Con la fecha del 23 de enero, comenzaba para la Corporación Municipal de Zamora un periodo de actividad fuera de la influencia de los papeles, de la vida administrativa, de los proyectos y de las tensiones que la vida pública en todas sus categorías, niveles e instituciones crea a quienes se deciden a la tarea de gobernar al vecino. Tarea noble, aunque acompañada siempre de esas nieblas y sombras que toda obra humana lleva consigo.

Pasada la festividad del Santo Patrón llega la solemne segunda salida de la Corporación, este año por mandato del calendario litúrgico mucho más cerca que otros años: la celebración del Culto de las Cuarenta Horas, una vieja tradición que marcaba dentro de un consenso cívico y cultural la relación del calendario solar, las fiestas paganas tradicionales del cambio de estación y el calendario de la Iglesia, en el que quedaba claro cómo tradición, fe y cultura se armonizan perfectamente, no sólo no son incompatibles sino que se complementan incluso bajo una forma festiva.

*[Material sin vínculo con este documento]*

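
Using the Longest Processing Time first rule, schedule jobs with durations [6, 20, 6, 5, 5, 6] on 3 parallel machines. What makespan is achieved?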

El Culto de las Cuarenta Horas servía de preparación de entrada a la Cuaresma. La presencia de la Corporación en los cultos era destacada, puesto que dentro de la Mayordomía, junto al representante del clero secular y del Cabildo, figuraba uno de parte del Ayuntamiento. Y la sagrada Cátedra era encargada durante los tres días a una de las figuras más destacadas de la oratoria sagrada, o de alguna figura joven que comenzaba a destacar en dicho campo.

La parroquia de San Juan mantuvo este culto año tras año a la máxima altura y cuidado de su celebración, y basta repasar la prensa para darnos cuenta de su importancia dentro de la vida de la parroquia y de la propia ciudad.

Las Cuarenta Horas marcaban en la vida y en la actividad parroquial lo que en la calle, con determinadas limitaciones y observancias, suprimía el carnaval. Y se adentraba en la Cuaresma con una decidida vocación hacia la Semana Santa, que era esperada con cierta ansiedad como la gran esperanza, de aquí surgen esas manifestaciones tan decididas de solemnizarla y celebrarla como un auténtico fenómeno social que se nos ha legado y ha elevado, año tras año y década tras década, a ese conjunto semanasantero como manifestación artística de primer orden y de primerísima categoría.

Pasado el ensayo de la Corporación bajo mazas en los Cultos de las Cuarenta Horas, era la Semana Santa la gran manifestación. Pero los vientos no siempre soplan a favor. Los fenómenos sociológicos, de cualquier clase, origen o tendencia, guardan cierta semejanza con los meteorológicos que están sujetos a una serie de influencias que cíclicamente podemos seguir con sus variantes a través del calendario solar o del histórico. Y los ciclos se repiten, pero están marcados de manera definitiva por una serie de leyes que escapan a la posibilidad de cambiarlas. Lo único que se nos permite es su uso y en la mayoría de los casos a hacer un mal uso y someterlos a deterioro de la manera que las ponemos en peligro de alterar su ritmo y su función, y esto en todo los órdenes del poder y del saber. Aquí cuando hablamos de consenso nos referimos siempre a las grandes corrientes o grupos, y sin embargo nos olvidamos de conseguirlo en las cuestiones cercanas que nos rodean, desde la climatología al pensamiento, desde la firme convicción de algo trascendente a la simple celebración de una fiesta o de un rito. Un pichón no hace palomar, sin embargo un búho, o peor todavía un milano, puede acabar con el palomar entero. La celebración de las Cuarenta Horas es una tradición municipal que no debería caer ni en el olvido ni en saco roto.